Segue, em primeira mão para os leitores deste blog, o editorial do AP impresso, que será lançado na próxima quinta-feira, na Lapa.
Combate à corrupção não é circo político
O jornal Arte & Política nasceu no início dos anos 90 do desencanto de alguns estudantes com a política burocrática, convencional, partidista, dos diretórios acadêmicos, e da percepção de que a política nacional havia perdido consistência pela falta de criatividade, assim como a arte debilitara-se em função de seu crescente distanciamento da realidade política brasileira.
A pobreza estética da política, pensávamos, era resultado de, por um lado, um marxismo conservador e sectário que desqualificava idéias novas, modernas, mais compreensivas e tolerantes em relação ao individualismo, vaidade e ambições do homem contemporâneo; de outro, um neo-liberalismo egoísta, contraditório, cruel e totalmente inadequado à nossa realidade econômica e social.
A anemia política da arte era consequência de vinte anos de ditadura repressora e da hegemonia de teorias estéticas, importadas (é claro) dos States, que criavam um abismo instransponível entre a produção artística e os anseios políticos de justiça social, fazendo a arte regredir a um estágio infantilóide e alienado.
Tinha de haver uma síntese dialética, acreditávamos, entre a arte e a política. Em cima desta teoria, fundamentada em boa parte sobre pensamentos libertários, criamos o jornal e, desde então, produzimos vinte e oito edições impressas, outras tantas eletrônicas, além das festas de lançamento que vêm se tornando famosas em toda cidade.
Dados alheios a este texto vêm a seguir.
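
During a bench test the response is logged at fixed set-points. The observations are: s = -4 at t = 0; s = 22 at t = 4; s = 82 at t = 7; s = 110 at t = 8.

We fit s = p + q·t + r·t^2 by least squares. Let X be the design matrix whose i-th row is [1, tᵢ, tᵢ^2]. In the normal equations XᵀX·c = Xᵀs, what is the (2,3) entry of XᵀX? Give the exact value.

Row 2 ↔ basis t, column 3 ↔ basis t^2, so (XᵀX)_{2,3} = Σᵢ (t)·(t^2) = (0)·(0) + (4)·(16) + (7)·(49) + (8)·(64) = 919.

919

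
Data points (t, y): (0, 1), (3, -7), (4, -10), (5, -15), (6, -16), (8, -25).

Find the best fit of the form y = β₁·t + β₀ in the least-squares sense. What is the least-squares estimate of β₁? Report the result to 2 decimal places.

β₁ = -3.21

Entries of MᵀM: Σt·t = 150, Σt = 26, Σ1 = 6.
Right-hand side: Σt·y = -432, Σy = -72.
MᵀM·[β₁, β₀]ᵀ = Mᵀy becomes [[150, 26]; [26, 6]]·[β₁, β₀]ᵀ = [-432, -72]ᵀ.
det = 150·6 − 26² = 224.
β₁ = ((-432)·6 − 26·(-72))/224 = -45/14; β₀ = (150·(-72) − 26·(-432))/224 = 27/14.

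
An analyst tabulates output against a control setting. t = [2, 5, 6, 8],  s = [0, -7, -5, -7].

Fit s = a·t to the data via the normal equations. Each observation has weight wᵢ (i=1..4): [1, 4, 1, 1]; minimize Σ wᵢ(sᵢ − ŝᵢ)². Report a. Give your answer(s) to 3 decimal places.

a = -1.108

Entries of XᵀWX: Σwᵢ·t·t = 204.
Right-hand side: Σwᵢ·t·s = -226.
Normal equations: [[204]]·[a]ᵀ = [-226]ᵀ.
Hence a = -226 / 204 ≈ -1.10784.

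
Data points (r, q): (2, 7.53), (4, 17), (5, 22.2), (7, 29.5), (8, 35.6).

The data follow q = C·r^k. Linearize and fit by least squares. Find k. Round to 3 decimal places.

k = 1.106

Let Y = ln q. Fitting Y = k·ln r + ln C by least squares:
XᵀX = [[13.1032, 7.7142]; [7.7142, 5]], rhs = [24.3307, 14.9089]ᵀ  (here Σln r = 7.7142, Σ(ln r)² = 13.1032, Σln q = 14.9089, Σln r·ln q = 24.3307).
Δ = 13.1032·5 − (7.7142)² = 6.0066; k = (24.3307·5 − 7.7142·14.9089)/6.0066 = 1.10584, ln C = (13.1032·14.9089 − 7.7142·24.3307)/6.0066 = 1.27565.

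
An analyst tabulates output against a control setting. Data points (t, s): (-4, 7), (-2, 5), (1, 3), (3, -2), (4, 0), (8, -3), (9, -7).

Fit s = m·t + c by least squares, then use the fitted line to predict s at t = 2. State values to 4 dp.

Forming AᵀA = [[191, 19]; [19, 7]] and Aᵀs = [-128, 3]ᵀ gives AᵀA·[m, c]ᵀ = Aᵀs.
Eliminating c: 7·(row 1) − 19·(row 2) gives 976·m = 7·(-128) − 19·3 = -953, so m = -953/976.
Then c = (3 − 19·(-953/976))/7 = 3005/976.
At t = 2: ŝ = (-953/976)·(2) + (3005/976)·(1) = 1099/976.

ŝ = 1.1260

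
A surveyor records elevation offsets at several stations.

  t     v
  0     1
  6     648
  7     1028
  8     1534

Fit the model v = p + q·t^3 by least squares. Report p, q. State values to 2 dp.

p = 1.09, q = 2.99

With design matrix A, AᵀA = [[4, 1071]; [1071, 426449]] and Aᵀv = [3211, 1277980]ᵀ.
Eliminating q: 426449·(row 1) − 1071·(row 2) gives 558755·p = 426449·3211 − 1071·1277980 = 611159, so p = 611159/558755.
Then q = (1277980 − 1071·(611159/558755))/426449 = 1672939/558755.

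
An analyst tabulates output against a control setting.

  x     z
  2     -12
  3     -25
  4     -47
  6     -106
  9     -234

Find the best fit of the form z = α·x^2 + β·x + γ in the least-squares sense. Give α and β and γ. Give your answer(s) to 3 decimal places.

The normal system MᵀM·[α, β, γ]ᵀ = Mᵀz is [[8210, 1044, 146]; [1044, 146, 24]; [146, 24, 5]]·[α, β, γ]ᵀ = [-23795, -3029, -424]ᵀ.
Row-reducing yields α = -2383/858, β = -29/22, γ = 1127/429.

α = -2.777, β = -1.318, γ = 2.627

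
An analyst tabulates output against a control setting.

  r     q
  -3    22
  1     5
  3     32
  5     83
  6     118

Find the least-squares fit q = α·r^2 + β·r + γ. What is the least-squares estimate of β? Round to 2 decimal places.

The normal system XᵀX·[α, β, γ]ᵀ = Xᵀq is [[2084, 342, 80]; [342, 80, 12]; [80, 12, 5]]·[α, β, γ]ᵀ = [6814, 1158, 260]ᵀ.
Solving the 3×3 system (Gaussian elimination) gives α = 69731/23331, β = 13015/7777, γ = 544/3333.

β = 1.67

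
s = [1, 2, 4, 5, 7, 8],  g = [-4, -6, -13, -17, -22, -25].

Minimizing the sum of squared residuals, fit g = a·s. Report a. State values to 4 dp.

Normal-equation sums: Σs·s = 159.
Right-hand side: Σs·g = -507.
AᵀA·[a]ᵀ = Aᵀg becomes [[159]]·[a]ᵀ = [-507]ᵀ.
a = (-507)/159 = -3.18868.

a = -3.1887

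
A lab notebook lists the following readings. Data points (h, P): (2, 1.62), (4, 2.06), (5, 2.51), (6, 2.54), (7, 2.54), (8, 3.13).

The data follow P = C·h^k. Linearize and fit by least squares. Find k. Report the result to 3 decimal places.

Linearized form: ln P = k·ln h + ln C. From the 6 transformed points,
XᵀX = [[16.3136, 9.5060]; [9.5060, 6]], rhs = [8.6742, 5.1308]ᵀ  (here Σln h = 9.5060, Σ(ln h)² = 16.3136, Σln P = 5.1308, Σln h·ln P = 8.6742).
Solving (det = 7.5177): k = 0.43529, ln C = 0.16549.

k = 0.435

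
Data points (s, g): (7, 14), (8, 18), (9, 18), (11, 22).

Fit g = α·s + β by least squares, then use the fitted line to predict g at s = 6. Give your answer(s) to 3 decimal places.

ĝ = 12.971

Compute the Gram sums: Σs·s = 315, Σs = 35, Σ1 = 4.
Moment sums: Σs·g = 646, Σg = 72.
Normal equations: [[315, 35]; [35, 4]]·[α, β]ᵀ = [646, 72]ᵀ.
Δ = 315·4 − 35² = 35.
α = (646·4 − 35·72)/35 = 64/35; β = (315·72 − 35·646)/35 = 2.
At s = 6: ĝ = (64/35)·(6) + (2)·(1) = 454/35.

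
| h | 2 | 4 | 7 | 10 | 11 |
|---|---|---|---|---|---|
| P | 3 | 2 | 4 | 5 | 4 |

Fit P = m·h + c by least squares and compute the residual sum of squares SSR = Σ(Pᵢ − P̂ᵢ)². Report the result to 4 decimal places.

SSR = 2.0544

Compute the Gram sums: Σh·h = 290, Σh = 34, Σ1 = 5.
Moment sums: Σh·P = 136, ΣP = 18.
Eliminating c: 5·(row 1) − 34·(row 2) gives 294·m = 5·136 − 34·18 = 68, so m = 34/147.
Then c = (18 − 34·(34/147))/5 = 298/147.
Residuals: 25/49, -20/21, 52/147, 97/147, -4/7; SSR = 302/147.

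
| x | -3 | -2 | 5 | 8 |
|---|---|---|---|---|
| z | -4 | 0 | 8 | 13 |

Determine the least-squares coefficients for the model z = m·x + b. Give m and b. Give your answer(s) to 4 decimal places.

Compute the Gram sums: Σx·x = 102, Σx = 8, Σ1 = 4.
For Aᵀz: Σx·z = 156, Σz = 17.
Eliminating b: 4·(row 1) − 8·(row 2) gives 344·m = 4·156 − 8·17 = 488, so m = 61/43.
Then b = (17 − 8·(61/43))/4 = 243/172.

m = 1.4186, b = 1.4128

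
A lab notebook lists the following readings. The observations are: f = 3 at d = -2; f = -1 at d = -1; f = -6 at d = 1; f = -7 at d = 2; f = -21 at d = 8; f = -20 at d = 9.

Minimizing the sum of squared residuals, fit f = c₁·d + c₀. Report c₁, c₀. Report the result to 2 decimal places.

c₁ = -2.11, c₀ = -2.68

Entries of MᵀM: Σd·d = 155, Σd = 17, Σ1 = 6.
For Mᵀf: Σd·f = -373, Σf = -52.
Δ = 155·6 − 17² = 641.
c₁ = ((-373)·6 − 17·(-52))/641 = -1354/641; c₀ = (155·(-52) − 17·(-373))/641 = -1719/641.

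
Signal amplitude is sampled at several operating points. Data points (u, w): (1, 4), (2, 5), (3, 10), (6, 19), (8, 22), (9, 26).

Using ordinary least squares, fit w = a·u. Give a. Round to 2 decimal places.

Forming AᵀA = [[195]] and Aᵀw = [568]ᵀ gives AᵀA·[a]ᵀ = Aᵀw.
a = 568/195 = 2.91282.

a = 2.91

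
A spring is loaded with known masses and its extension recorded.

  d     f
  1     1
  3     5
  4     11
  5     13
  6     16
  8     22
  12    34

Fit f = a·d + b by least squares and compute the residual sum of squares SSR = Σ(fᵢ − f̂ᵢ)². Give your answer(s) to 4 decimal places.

Entries of MᵀM: Σd·d = 295, Σd = 39, Σ1 = 7.
For Mᵀf: Σd·f = 805, Σf = 102.
Eliminating b: 7·(row 1) − 39·(row 2) gives 544·a = 7·805 − 39·102 = 1657, so a = 1657/544.
Then b = (102 − 39·(1657/544))/7 = -1305/544.
Residuals: 6/17, -473/272, 661/544, 23/136, 67/544, 1/32, -83/544; SSR = 2553/544.

SSR = 4.6930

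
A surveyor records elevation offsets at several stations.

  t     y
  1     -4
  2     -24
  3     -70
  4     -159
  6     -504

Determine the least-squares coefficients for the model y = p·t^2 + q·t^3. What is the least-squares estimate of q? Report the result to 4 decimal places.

q = -2.0425

With design matrix X, XᵀX = [[1650, 9076]; [9076, 51546]] and Xᵀy = [-21418, -121126]ᵀ.
Δ = 1650·51546 − 9076² = 2677124.
p = ((-21418)·51546 − 9076·(-121126))/2677124 = -1168163/669281; q = (1650·(-121126) − 9076·(-21418))/2677124 = -1367033/669281.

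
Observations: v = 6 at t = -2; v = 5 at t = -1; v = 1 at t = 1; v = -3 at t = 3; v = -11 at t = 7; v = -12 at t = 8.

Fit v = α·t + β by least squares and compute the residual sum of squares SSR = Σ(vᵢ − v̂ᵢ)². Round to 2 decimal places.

SSR = 0.83

Sums needed: Σt·t = 128, Σt = 16, Σ1 = 6.
And Σt·v = -198, Σv = -14.
Normal equations: [[128, 16]; [16, 6]]·[α, β]ᵀ = [-198, -14]ᵀ.
Δ = 128·6 − 16² = 512.
α = ((-198)·6 − 16·(-14))/512 = -241/128; β = (128·(-14) − 16·(-198))/512 = 43/16.
Residuals: -29/64, 55/128, 25/128, -5/128, -65/128, 3/8; SSR = 53/64.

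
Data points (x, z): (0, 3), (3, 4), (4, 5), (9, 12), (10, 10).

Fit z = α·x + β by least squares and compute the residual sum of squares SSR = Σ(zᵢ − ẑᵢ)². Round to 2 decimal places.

SSR = 6.38

The normal equations are: 206·α + 26·β = 240;  26·α + 5·β = 34.
det = 206·5 − 26² = 354.
α = (240·5 − 26·34)/354 = 158/177; β = (206·34 − 26·240)/354 = 382/177.
Residuals: 149/177, -148/177, -43/59, 320/177, -64/59; SSR = 1130/177.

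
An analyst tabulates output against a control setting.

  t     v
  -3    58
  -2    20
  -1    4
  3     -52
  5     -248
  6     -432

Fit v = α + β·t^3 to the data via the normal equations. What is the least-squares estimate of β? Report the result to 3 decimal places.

Sums needed: Σ1 = 6, Σt^3 = 332, Σt^3·t^3 = 63804.
Right-hand side: Σv = -650, Σt^3·v = -127446.
Δ = 6·63804 − 332² = 272600.
α = ((-650)·63804 − 332·(-127446))/272600 = 104934/34075; β = (6·(-127446) − 332·(-650))/272600 = -137219/68150.

β = -2.013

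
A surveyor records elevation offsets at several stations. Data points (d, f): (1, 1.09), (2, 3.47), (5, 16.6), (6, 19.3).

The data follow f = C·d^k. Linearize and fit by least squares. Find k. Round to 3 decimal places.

k = 1.636

Taking logs, ln f = k·ln d + ln C, so regress ln f on ln d.
Σln d = 4.0943, Σ(ln d)² = 6.2811, Σln f = 7.0998, Σln d·ln f = 10.6877.
Equations: 6.2811·k + 4.0943·ln C = 10.6877;  4.0943·k + 4·ln C = 7.0998.
Solving (det = 8.3609): k = 1.63639, ln C = 0.09997.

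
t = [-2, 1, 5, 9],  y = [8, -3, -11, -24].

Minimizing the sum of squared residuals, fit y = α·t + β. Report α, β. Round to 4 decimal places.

Setting ∂/∂α … = 0 gives: 111·α + 13·β = -290;  13·α + 4·β = -30.
Eliminating β: 4·(row 1) − 13·(row 2) gives 275·α = 4·(-290) − 13·(-30) = -770, so α = -14/5.
Then β = ((-30) − 13·(-14/5))/4 = 8/5.

α = -2.8000, β = 1.6000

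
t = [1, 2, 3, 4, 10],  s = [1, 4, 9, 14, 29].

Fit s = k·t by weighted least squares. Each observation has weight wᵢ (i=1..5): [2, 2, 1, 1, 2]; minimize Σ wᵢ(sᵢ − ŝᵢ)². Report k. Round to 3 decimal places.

From the data, Σwᵢ·t·t = 235.
Right-hand side: Σwᵢ·t·s = 681.
AᵀWA·[k]ᵀ = AᵀWs becomes [[235]]·[k]ᵀ = [681]ᵀ.
Hence k = 681 / 235 ≈ 2.89787.

k = 2.898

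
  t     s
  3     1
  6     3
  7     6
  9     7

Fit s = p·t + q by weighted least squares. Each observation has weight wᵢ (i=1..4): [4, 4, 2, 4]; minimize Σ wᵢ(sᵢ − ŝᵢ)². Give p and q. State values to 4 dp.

p = 1.0310, q = -2.3333

With design matrix M, MᵀWM = [[602, 86]; [86, 14]] and MᵀWs = [420, 56]ᵀ.
Determinant 602·14 − 86² = 1032.
p = (420·14 − 86·56)/1032 = 133/129; q = (602·56 − 86·420)/1032 = -7/3.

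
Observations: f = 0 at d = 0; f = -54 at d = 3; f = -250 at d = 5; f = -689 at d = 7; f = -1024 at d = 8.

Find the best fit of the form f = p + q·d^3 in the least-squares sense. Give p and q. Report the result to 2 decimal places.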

Não tínhamos pudor de ser um jornal de opinião. Fomos críticos da visão simplista com que a mídia interpretou o 11 de setembro, negando as óbvias relações com o histórico de terror estatal perpretado pelos Estados Unidos ao longo de toda a segunda metade do século XX (e continuado nestes primeiros anos do séc.XXI).
Também apoiamos Lula em 2002, e festejamos, junto com a grande maioria do povo brasileiro, a vitória do combativo sindicalista que havia criado a CUT, o PT, e simbolizava uma nova era política no país.
Depois, criticamos o desencanto fariseu que, mal se inicia o governo Lula, cobrava mudanças impossíveis no curto prazo. Compreendemos as dificuldades inerentes à gestão de um Estado quase falido por oito anos de desgoverno tucano e fragilizado pela hostilidade perigosa de poderosas forças financeiras.
Com alegria, vimos o presidente Lula superar as dificuldades iniciais e, já no segundo ano, trazer estabilidade econômica e política ao país e firmar importantes parcerias internacionais.
O tempo passou e agora, na metade de 2005, assistimos estarrecidos, como todos os brasileiros, a deflagração de uma crise política de proporções inquietantes, envolvendo figuras do alto escalão governamental, atingidas por denúncias feitas pelo deputado federal Roberto Jefferson. E acompanhamos, desconfiados, embora receptivos, o aparecimento de indícios de que a cúpula do partido que governa o país estaria envolvida num enorme esquema de corrupção.
A crise aumentou, surgiram novos atores, novas testemunhas e novos documentos numa trama obscura na qual se mesclam corrupção e jogo político.
De repente, a crise tomou tal vulto, que não nos sentimos preparados ou informados o suficiente para prosseguirmos colocando a mão no fogo por figuras em quem depositávamos nossa confiança. Mas não queremos copiar os erros da imprensa venezuelana que, atiçada por uma clima emocional carregado de hostilidade e preconceito, patrocinou um golpe hediondo contra a primeira democracia das Américas. Também não queremos repetir o mesmo discurso derrotista dos que confundem "esquerda" com "amargura" e "desencanto", nem legitimar a ladainha oportunista de figuras com pretensões eleitorais.
Desejamos, até que tudo fique esclarecido, nos manter neutros em relação ao governo cuja eleição apoiamos, mas diante do qual nos sentimos livres para criticar, e fincar nossa bandeira longe de partidos e mais perto dos movimentos sociais. Quando as verdades vierem à tona, juntamente com documentos e provas esclarecedoras (não valem vagas suspeitas ou ilações maldosas feitas pela imprensa), estaremos ao lado da justiça.
Por fim, queremos deixar claro que não aceitamos que agentes obscuros se aproveitem do momento delicado em que vive o país, com o Congresso Nacional desmoralizado por denúncias intestinas, para produzir, juntamente com a mídia oligárquica, uma campanha de desestabilização política a um governo eleito pelo voto popular.